‘What would you do, doctor?’
Writing competition finalist Dr Richard Cook wonders how to avoid the patients who ask him to make their decisions for them
We recently interviewed candidates for a new GP partner and a lead nurse to replace team members who are retiring. We thought long and hard about what to ask to bring out the best in the candidates, and the questions must have been alright, because we are happy with the people we chose to replace our old colleagues.
I was keen to ask candidates to describe their consulting style in three words (I was hoping for someone to be brave enough to answer simply, ‘succinct’). In the end this question did not feature, but if someone had asked me, I would have said ‘minimalist’. As per conversations with my wife, I have learnt to say little, listen carefully, nod and grunt at appropriate times and leave the door open for further discussion if needed.
I feel comfortable in this style, but it is perhaps more a reflection of my persona than any learned technique. Some of the more verbose partners consult differently, and it is nice to have such variety in the practice. After all, patients always ask for the doctor who seems to understand them best.
But occasionally I get shaken out of my comfort zone, namely when the tables are turned and the patient starts asking me questions. ‘Hang on a minute,’ I think, ‘I’m Jeremy Paxman here, not you.’
I was recently stumped by a patient I was counselling about a vasectomy, when he suddenly asked me, ‘Have you had one, doc?’

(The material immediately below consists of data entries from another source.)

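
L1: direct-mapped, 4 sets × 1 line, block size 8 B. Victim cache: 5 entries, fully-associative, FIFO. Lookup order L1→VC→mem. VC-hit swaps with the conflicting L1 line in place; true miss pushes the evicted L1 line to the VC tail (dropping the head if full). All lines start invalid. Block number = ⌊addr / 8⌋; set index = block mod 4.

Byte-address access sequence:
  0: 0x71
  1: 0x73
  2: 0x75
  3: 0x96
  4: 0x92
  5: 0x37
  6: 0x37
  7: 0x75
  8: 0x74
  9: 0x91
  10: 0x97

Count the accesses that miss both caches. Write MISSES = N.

MISSES = 3

  [0] addr=0x71 blk=14 s=2: MISS | VC []
  [1] addr=0x73 blk=14 s=2: L1-HIT | VC []
  [2] addr=0x75 blk=14 s=2: L1-HIT | VC []
  [3] addr=0x96 blk=18 s=2: MISS | VC [14]
  [4] addr=0x92 blk=18 s=2: L1-HIT | VC [14]
  [5] addr=0x37 blk=6 s=2: MISS | VC [14, 18]
  [6] addr=0x37 blk=6 s=2: L1-HIT | VC [14, 18]
  [7] addr=0x75 blk=14 s=2: VC-HIT | VC [6, 18]
  [8] addr=0x74 blk=14 s=2: L1-HIT | VC [6, 18]
  [9] addr=0x91 blk=18 s=2: VC-HIT | VC [6, 14]
  [10] addr=0x97 blk=18 s=2: L1-HIT | VC [6, 14]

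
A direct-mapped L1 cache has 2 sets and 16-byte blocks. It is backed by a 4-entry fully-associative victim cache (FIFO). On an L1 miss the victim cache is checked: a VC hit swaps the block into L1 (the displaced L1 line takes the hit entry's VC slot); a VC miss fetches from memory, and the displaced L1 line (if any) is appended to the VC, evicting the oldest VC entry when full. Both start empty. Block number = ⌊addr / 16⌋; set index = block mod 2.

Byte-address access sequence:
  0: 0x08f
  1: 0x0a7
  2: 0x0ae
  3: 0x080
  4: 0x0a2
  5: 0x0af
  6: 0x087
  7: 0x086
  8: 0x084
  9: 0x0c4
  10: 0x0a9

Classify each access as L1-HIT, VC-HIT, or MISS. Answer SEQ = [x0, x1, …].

  [0] addr=0x8f blk=8 s=0: MISS | VC []
  [1] addr=0xa7 blk=10 s=0: MISS | VC [8]
  [2] addr=0xae blk=10 s=0: L1-HIT | VC [8]
  [3] addr=0x80 blk=8 s=0: VC-HIT | VC [10]
  [4] addr=0xa2 blk=10 s=0: VC-HIT | VC [8]
  [5] addr=0xaf blk=10 s=0: L1-HIT | VC [8]
  [6] addr=0x87 blk=8 s=0: VC-HIT | VC [10]
  [7] addr=0x86 blk=8 s=0: L1-HIT | VC [10]
  [8] addr=0x84 blk=8 s=0: L1-HIT | VC [10]
  [9] addr=0xc4 blk=12 s=0: MISS | VC [10, 8]
  [10] addr=0xa9 blk=10 s=0: VC-HIT | VC [12, 8]

SEQ = [MISS, MISS, L1-HIT, VC-HIT, VC-HIT, L1-HIT, VC-HIT, L1-HIT, L1-HIT, MISS, VC-HIT]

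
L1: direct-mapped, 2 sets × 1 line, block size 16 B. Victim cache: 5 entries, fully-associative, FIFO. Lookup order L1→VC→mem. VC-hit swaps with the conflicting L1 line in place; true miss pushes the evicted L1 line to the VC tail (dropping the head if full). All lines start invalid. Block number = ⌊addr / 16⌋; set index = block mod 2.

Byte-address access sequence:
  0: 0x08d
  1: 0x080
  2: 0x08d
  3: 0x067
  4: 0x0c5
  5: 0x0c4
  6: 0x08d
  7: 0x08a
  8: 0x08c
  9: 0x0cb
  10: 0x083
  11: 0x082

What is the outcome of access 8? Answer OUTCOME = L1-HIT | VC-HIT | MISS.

0: 0x8d (blk 8, set 0) → MISS  vc=[]
1: 0x80 (blk 8, set 0) → L1-HIT  vc=[]
2: 0x8d (blk 8, set 0) → L1-HIT  vc=[]
3: 0x67 (blk 6, set 0) → MISS  vc=[8]
4: 0xc5 (blk 12, set 0) → MISS  vc=[8, 6]
5: 0xc4 (blk 12, set 0) → L1-HIT  vc=[8, 6]
6: 0x8d (blk 8, set 0) → VC-HIT  vc=[12, 6]
7: 0x8a (blk 8, set 0) → L1-HIT  vc=[12, 6]
8: 0x8c (blk 8, set 0) → L1-HIT  vc=[12, 6]
9: 0xcb (blk 12, set 0) → VC-HIT  vc=[8, 6]
10: 0x83 (blk 8, set 0) → VC-HIT  vc=[12, 6]
11: 0x82 (blk 8, set 0) → L1-HIT  vc=[12, 6]

OUTCOME = L1-HIT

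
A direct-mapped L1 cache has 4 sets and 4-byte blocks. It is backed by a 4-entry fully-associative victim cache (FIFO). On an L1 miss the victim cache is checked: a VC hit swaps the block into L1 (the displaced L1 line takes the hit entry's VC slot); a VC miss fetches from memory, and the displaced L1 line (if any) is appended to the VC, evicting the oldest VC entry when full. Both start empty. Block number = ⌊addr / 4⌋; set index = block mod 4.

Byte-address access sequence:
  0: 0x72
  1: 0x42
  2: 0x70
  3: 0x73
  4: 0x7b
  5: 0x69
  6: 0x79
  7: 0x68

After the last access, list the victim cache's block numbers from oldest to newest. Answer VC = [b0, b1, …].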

Where do you start when answering that? A straight yes or no would be perhaps the easiest way, but the implications of the enquiry go much further.
What might they ask next? ‘I’m struggling with the fall-out of an affair. Have you ever had one, doc?’ This type of questioning almost takes the conversation out of the consulting room and into the pub: a few mates sitting around having a drink and picking over marital difficulties. That’s not where I see myself when I am consulting, but maybe an informal tone is an indication of that your patient feels confident asking for your advice. There are no set boundaries for the patients in the consulting room of course, just social convention, and we can learn a lot about patients from the questions they ask.

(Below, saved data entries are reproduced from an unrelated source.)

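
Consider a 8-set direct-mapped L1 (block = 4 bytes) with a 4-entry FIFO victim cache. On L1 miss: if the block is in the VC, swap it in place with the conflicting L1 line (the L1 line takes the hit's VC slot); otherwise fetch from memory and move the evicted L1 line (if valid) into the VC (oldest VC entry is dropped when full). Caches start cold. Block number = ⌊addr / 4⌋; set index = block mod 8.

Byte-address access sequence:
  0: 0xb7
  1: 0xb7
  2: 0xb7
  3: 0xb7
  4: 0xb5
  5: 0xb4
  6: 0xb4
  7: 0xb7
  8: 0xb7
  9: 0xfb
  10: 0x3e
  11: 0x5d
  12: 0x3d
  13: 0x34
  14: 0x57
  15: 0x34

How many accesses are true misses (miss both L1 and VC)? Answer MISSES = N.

MISSES = 6

#0 0xb7→b45/s5 MISS; vc=[]
#1 0xb7→b45/s5 L1-HIT; vc=[]
#2 0xb7→b45/s5 L1-HIT; vc=[]
#3 0xb7→b45/s5 L1-HIT; vc=[]
#4 0xb5→b45/s5 L1-HIT; vc=[]
#5 0xb4→b45/s5 L1-HIT; vc=[]
#6 0xb4→b45/s5 L1-HIT; vc=[]
#7 0xb7→b45/s5 L1-HIT; vc=[]
#8 0xb7→b45/s5 L1-HIT; vc=[]
#9 0xfb→b62/s6 MISS; vc=[]
#10 0x3e→b15/s7 MISS; vc=[]
#11 0x5d→b23/s7 MISS; vc=[15]
#12 0x3d→b15/s7 VC-HIT; vc=[23]
#13 0x34→b13/s5 MISS; vc=[23,45]
#14 0x57→b21/s5 MISS; vc=[23,45,13]
#15 0x34→b13/s5 VC-HIT; vc=[23,45,21]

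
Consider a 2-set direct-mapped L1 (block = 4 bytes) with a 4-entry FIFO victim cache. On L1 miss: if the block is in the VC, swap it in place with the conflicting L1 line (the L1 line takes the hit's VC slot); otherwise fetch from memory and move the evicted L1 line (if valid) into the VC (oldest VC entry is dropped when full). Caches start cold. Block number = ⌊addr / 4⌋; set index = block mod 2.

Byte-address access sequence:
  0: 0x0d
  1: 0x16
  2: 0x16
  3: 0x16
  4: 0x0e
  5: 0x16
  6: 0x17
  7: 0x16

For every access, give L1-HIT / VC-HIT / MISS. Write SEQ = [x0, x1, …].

#0 0xd→b3/s1 MISS; vc=[]
#1 0x16→b5/s1 MISS; vc=[3]
#2 0x16→b5/s1 L1-HIT; vc=[3]
#3 0x16→b5/s1 L1-HIT; vc=[3]
#4 0xe→b3/s1 VC-HIT; vc=[5]
#5 0x16→b5/s1 VC-HIT; vc=[3]
#6 0x17→b5/s1 L1-HIT; vc=[3]
#7 0x16→b5/s1 L1-HIT; vc=[3]

SEQ = [MISS, MISS, L1-HIT, L1-HIT, VC-HIT, VC-HIT, L1-HIT, L1-HIT]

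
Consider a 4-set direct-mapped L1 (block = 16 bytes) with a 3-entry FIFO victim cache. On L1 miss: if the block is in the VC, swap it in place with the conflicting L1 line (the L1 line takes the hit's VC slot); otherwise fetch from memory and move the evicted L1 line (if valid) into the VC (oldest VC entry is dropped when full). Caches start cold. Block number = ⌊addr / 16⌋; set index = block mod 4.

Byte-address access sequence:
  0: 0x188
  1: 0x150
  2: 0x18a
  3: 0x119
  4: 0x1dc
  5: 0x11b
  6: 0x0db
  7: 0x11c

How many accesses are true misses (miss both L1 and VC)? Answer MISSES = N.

0: 0x188 (blk 24, set 0) → MISS  vc=[]
1: 0x150 (blk 21, set 1) → MISS  vc=[]
2: 0x18a (blk 24, set 0) → L1-HIT  vc=[]
3: 0x119 (blk 17, set 1) → MISS  vc=[21]
4: 0x1dc (blk 29, set 1) → MISS  vc=[21, 17]
5: 0x11b (blk 17, set 1) → VC-HIT  vc=[21, 29]
6: 0xdb (blk 13, set 1) → MISS  vc=[21, 29, 17]
7: 0x11c (blk 17, set 1) → VC-HIT  vc=[21, 29, 13]

MISSES = 5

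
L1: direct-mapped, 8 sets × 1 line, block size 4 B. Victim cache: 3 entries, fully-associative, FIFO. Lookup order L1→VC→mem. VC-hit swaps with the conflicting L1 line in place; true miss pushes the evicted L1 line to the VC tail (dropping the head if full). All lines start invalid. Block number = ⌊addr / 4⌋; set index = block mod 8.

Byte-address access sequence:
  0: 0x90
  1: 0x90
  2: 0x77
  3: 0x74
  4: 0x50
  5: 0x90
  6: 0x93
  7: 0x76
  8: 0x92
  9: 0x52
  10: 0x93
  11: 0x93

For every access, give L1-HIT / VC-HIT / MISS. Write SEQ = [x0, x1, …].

SEQ = [MISS, L1-HIT, MISS, L1-HIT, MISS, VC-HIT, L1-HIT, L1-HIT, L1-HIT, VC-HIT, VC-HIT, L1-HIT]

#0 0x90→b36/s4 MISS; vc=[]
#1 0x90→b36/s4 L1-HIT; vc=[]
#2 0x77→b29/s5 MISS; vc=[]
#3 0x74→b29/s5 L1-HIT; vc=[]
#4 0x50→b20/s4 MISS; vc=[36]
#5 0x90→b36/s4 VC-HIT; vc=[20]
#6 0x93→b36/s4 L1-HIT; vc=[20]
#7 0x76→b29/s5 L1-HIT; vc=[20]
#8 0x92→b36/s4 L1-HIT; vc=[20]
#9 0x52→b20/s4 VC-HIT; vc=[36]
#10 0x93→b36/s4 VC-HIT; vc=[20]
#11 0x93→b36/s4 L1-HIT; vc=[20]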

The obvious Catch-22 for any GP is being asked, ‘What would you do, doctor?’ – an almost impossible question to answer. I could try to separate my own learned experiences and medical knowledge from the patient’s. But despite having a broad overview of the evidence behind medical treatments, it is difficult not to let my own observations affect the decision-making process, and answer the question with reference to patient’s circumstances rather than my own.
Would I take medication to turn my yellow toenails clear again? No – not after I have seen one nasty medication-induced hepatitis, but then again I’m not a 19-year-old foot model looking for work.
Similar to my manner as a doctor, as a patient I tend to be a minimalist. I am inclined to do little for my health problems, take few treatments and rely heavily on nature taking its course, particularly in acute illness. In reality, some patients take a different view on life, and in the consultation I try and present the pros and cons of treatment (or not) as best I can.
The really tricky advice is when the benefits of treatment are not clear cut – palliative chemotherapy, for example. What would I do? I really don’t know, and as there are so many differences in our situations, I also don’t know what you (the patient) should do – but we will sit down and work through it together.
So what should I do the next time a patient says, ‘Can I ask you a question?’ Run for cover?
If they ask me, ‘What would you do, doc?’, I will give them the best answer I can think of:
‘I would ask my doctor’.
Dr Richard Cook is a GP in Hurstpierpoint , Sussex.
Pulse asked for talented GP writers to send us stories to inspire and amuse their colleagues, and we were bowled over by the quality of the entries submitted.
Nearly 30 GPs took the time to put pen to paper – or finger to keyboard – and entries varied from amusing tales from consultations to clinical dilemmas or political ideas about general practice or the NHS in general.